Arraylake organizes data in the following hierarchy.
- An ArrayLake organization represents a group of users that owns repos (Repositories).
- A repo (repository) is a hierarchy of arrays and groups that share a single version history and access permissions. Each repo has a root group.
- A group is a container for other groups or arrays.
- An array is a multidimensional numerical array with a specific shape, data type, and chunking scheme.
- User-defined metadata (a.k.a. attributes; key / value pairs) can be attached to any array or group.
Multidimensional arrays (henceforth just "arrays") are a foundational data structure for numerical computing, data science, and machine learning. Arrays are containers for numerical data.
Arrays have two fundamental properties:
- shape - a tuple of integers which specify the dimensions of each axis of the array. A 10 x 10 square array would have shape
- data type - a specification of what type of data is found in each element, e.g. integer, float, etc. Different data types have different precision (e.g. 16-bit integer, 64-bit float, etc.)

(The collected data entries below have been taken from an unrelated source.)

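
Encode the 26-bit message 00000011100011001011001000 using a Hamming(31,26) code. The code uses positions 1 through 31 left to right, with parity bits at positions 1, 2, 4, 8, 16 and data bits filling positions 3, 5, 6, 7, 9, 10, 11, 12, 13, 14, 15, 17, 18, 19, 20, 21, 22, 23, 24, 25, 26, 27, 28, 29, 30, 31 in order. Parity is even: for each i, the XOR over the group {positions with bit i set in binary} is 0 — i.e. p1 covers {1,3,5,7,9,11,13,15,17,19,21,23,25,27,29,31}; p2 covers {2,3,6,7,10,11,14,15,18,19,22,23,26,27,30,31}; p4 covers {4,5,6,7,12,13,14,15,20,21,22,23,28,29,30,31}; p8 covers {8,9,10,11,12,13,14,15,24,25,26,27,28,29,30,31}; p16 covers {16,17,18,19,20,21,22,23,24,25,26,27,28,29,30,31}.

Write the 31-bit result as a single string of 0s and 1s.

Place data at non-parity positions: p1 p2 0 p4 0 0 0 p8 0 0 1 1 1 0 0 p16 0 1 1 0 0 1 0 1 1 0 0 1 0 0 0
p1 (pos 1,3,5,7,9,11,13,15,17,19,21,23,25,27,29,31): XOR of data positions = 0⊕0⊕0⊕0⊕1⊕1⊕0⊕0⊕1⊕0⊕0⊕1⊕0⊕0⊕0 = 0
p2 (pos 2,3,6,7,10,11,14,15,18,19,22,23,26,27,30,31): XOR of data positions = 0⊕0⊕0⊕0⊕1⊕0⊕0⊕1⊕1⊕1⊕0⊕0⊕0⊕0⊕0 = 0
p4 (pos 4,5,6,7,12,13,14,15,20,21,22,23,28,29,30,31): XOR of data positions = 0⊕0⊕0⊕1⊕1⊕0⊕0⊕0⊕0⊕1⊕0⊕1⊕0⊕0⊕0 = 0
p8 (pos 8,9,10,11,12,13,14,15,24,25,26,27,28,29,30,31): XOR of data positions = 0⊕0⊕1⊕1⊕1⊕0⊕0⊕1⊕1⊕0⊕0⊕1⊕0⊕0⊕0 = 0
p16 (pos 16,17,18,19,20,21,22,23,24,25,26,27,28,29,30,31): XOR of data positions = 0⊕1⊕1⊕0⊕0⊕1⊕0⊕1⊕1⊕0⊕0⊕1⊕0⊕0⊕0 = 0
Codeword: 0000000000111000011001011001000

0000000000111000011001011001000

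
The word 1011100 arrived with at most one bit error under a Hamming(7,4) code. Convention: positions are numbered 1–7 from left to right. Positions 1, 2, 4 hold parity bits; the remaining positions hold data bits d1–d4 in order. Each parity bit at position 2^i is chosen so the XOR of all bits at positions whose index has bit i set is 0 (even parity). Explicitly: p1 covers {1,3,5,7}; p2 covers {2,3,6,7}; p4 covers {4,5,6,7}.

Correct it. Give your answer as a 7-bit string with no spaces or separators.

1001100

s1 (pos 1,3,5,7): 1⊕1⊕1⊕0 = 1
s2 (pos 2,3,6,7): 0⊕1⊕0⊕0 = 1
s4 (pos 4,5,6,7): 1⊕1⊕0⊕0 = 0
Syndrome s4…s1 = 011 → error at position 3.
Flip position 3: 1011100 → 1001100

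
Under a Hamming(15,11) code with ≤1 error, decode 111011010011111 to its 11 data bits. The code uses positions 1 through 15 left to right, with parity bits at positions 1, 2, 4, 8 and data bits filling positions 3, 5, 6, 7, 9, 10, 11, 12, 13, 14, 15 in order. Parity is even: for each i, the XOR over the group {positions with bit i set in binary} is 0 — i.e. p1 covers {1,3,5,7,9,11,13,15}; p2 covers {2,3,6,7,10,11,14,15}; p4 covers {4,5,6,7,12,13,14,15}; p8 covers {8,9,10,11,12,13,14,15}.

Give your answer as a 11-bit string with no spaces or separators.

s1 (pos 1,3,5,7,9,11,13,15): 1⊕1⊕1⊕0⊕0⊕1⊕1⊕1 = 0
s2 (pos 2,3,6,7,10,11,14,15): 1⊕1⊕1⊕0⊕0⊕1⊕1⊕1 = 0
s4 (pos 4,5,6,7,12,13,14,15): 0⊕1⊕1⊕0⊕1⊕1⊕1⊕1 = 0
s8 (pos 8,9,10,11,12,13,14,15): 1⊕0⊕0⊕1⊕1⊕1⊕1⊕1 = 0
Syndrome s8…s1 = 0000 → no error.
Read data bits from positions 3,5,6,7,9,10,11,12,13,14,15: 11100011111

11100011111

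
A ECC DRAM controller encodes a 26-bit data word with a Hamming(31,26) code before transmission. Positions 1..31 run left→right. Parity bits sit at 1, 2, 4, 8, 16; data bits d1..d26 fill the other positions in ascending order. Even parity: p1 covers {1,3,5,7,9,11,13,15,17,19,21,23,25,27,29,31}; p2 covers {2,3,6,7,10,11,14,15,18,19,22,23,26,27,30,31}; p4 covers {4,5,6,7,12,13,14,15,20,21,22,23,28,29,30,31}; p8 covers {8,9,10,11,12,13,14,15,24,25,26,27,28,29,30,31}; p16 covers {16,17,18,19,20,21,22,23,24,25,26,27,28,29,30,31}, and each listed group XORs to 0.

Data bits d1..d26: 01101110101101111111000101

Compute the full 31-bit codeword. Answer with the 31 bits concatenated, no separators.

Place data at non-parity positions: p1 p2 0 p4 1 1 0 p8 1 1 1 0 1 0 1 p16 1 0 1 1 1 1 1 1 1 0 0 0 1 0 1
p1 (pos 1,3,5,7,9,11,13,15,17,19,21,23,25,27,29,31): XOR of data positions = 0⊕1⊕0⊕1⊕1⊕1⊕1⊕1⊕1⊕1⊕1⊕1⊕0⊕1⊕1 = 0
p2 (pos 2,3,6,7,10,11,14,15,18,19,22,23,26,27,30,31): XOR of data positions = 0⊕1⊕0⊕1⊕1⊕0⊕1⊕0⊕1⊕1⊕1⊕0⊕0⊕0⊕1 = 0
p4 (pos 4,5,6,7,12,13,14,15,20,21,22,23,28,29,30,31): XOR of data positions = 1⊕1⊕0⊕0⊕1⊕0⊕1⊕1⊕1⊕1⊕1⊕0⊕1⊕0⊕1 = 0
p8 (pos 8,9,10,11,12,13,14,15,24,25,26,27,28,29,30,31): XOR of data positions = 1⊕1⊕1⊕0⊕1⊕0⊕1⊕1⊕1⊕0⊕0⊕0⊕1⊕0⊕1 = 1
p16 (pos 16,17,18,19,20,21,22,23,24,25,26,27,28,29,30,31): XOR of data positions = 1⊕0⊕1⊕1⊕1⊕1⊕1⊕1⊕1⊕0⊕0⊕0⊕1⊕0⊕1 = 0
Codeword: 0000110111101010101111111000101

0000110111101010101111111000101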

Every programming language used for numerical computing has APIs for working with for multidimensional arrays. In Python, the following libraries are most frequently used for Array-based numerical computing/
- CuPy - for GPU arrays
- Dask.Array - for larger-than-memory arrays
- Sparse - for sparse arrays
- PyTorch - for deep learning, where Arrays are called tensors
- Jax - another deep learning library
- Xarray - extends the Array data model with dataframe-like concepts, such as dimensions, coordinates, and indexes.
Data stored in Arraylake can easily be loaded into any of these libraries for computation.
Arraylake implements the open-source Zarr protocol for storing multidimensional arrays. Zarr prescribes how array data in memory are converted back-and-forth into objects in a storage system. It also provides mechanisms for grouping multiple arrays together into a hierarchy and for storing user-defined metadata together with the these arrays and groups.
A key concept in Zarr is chunks. Zarr partitions arrays into smaller pieces, i.e.~chunks, and each chunk is stored individually in the storage system. A chunk is the minimum unit of data that must be read / written from storage, and thus choices about chunking have strong implications for performance. Zarr leaves this completely up to the user. Chunk shape should be chosen based on the anticipated data access patten for each array.
Zarr supports arbitrary, regularly shaped chunks.
The shape of the chunks is defined by the chunk shape parameter.
For example, for a 3D array of shape
(1000, 1000, 1000), there are many different possible chunk shapes.
We like to use food analogies to describe these chunking options:
- 🥟 Ravioli chunks:
(100, 100, 100)- this chunk shape is optimized for isotropic, random access across the whole array.
- 🥞 Lasagna / Pancake chunks:
(1, 1000, 1000)- this chunk shape is optimized for reading and writing data in contiguous slices. This is appropriate for 2D spatial data stacked in time when the goal is making maps.
- 🍝 Spaghetti chunks:
(1000, 30, 30)- this chunk shape is optimized for extracting long series from a few individual points.
The best way to determine your optimal chunk size is to experiment with a few different options and benchmark against your desired access patterns.
The top-level data container in Arraylake is a Repository (Repo). A Repo is a hierarchy of Zarr arrays and groups that share a single version history and access permissions. A Repo contains a Zarr root group which can be used as a container for other Zarr arrays or groups.
A snapshot of the state of a repo is created via a commit. Commits are immutable. Clients can check out a specific commit and are guaranteed to always see the exact same data and metadata. Like with Git, commits only store the diff between the previous version and the new version, allowing repos to be updated incrementally with minimal storage costs. For more details on commits, see the next section on version control
Users and Orgs
An ArrayLake Org represents an collection of Users that owns multiple Repos. A company or institution will typically have a single Arraylake organization, and an Arraylake User can belong to one or more organizations.
When using the Arraylake API, the org identifier prefixes a repository name to uniquely identify a repository. For example
my-company/my-repo represents the
my-repo Repo belonging to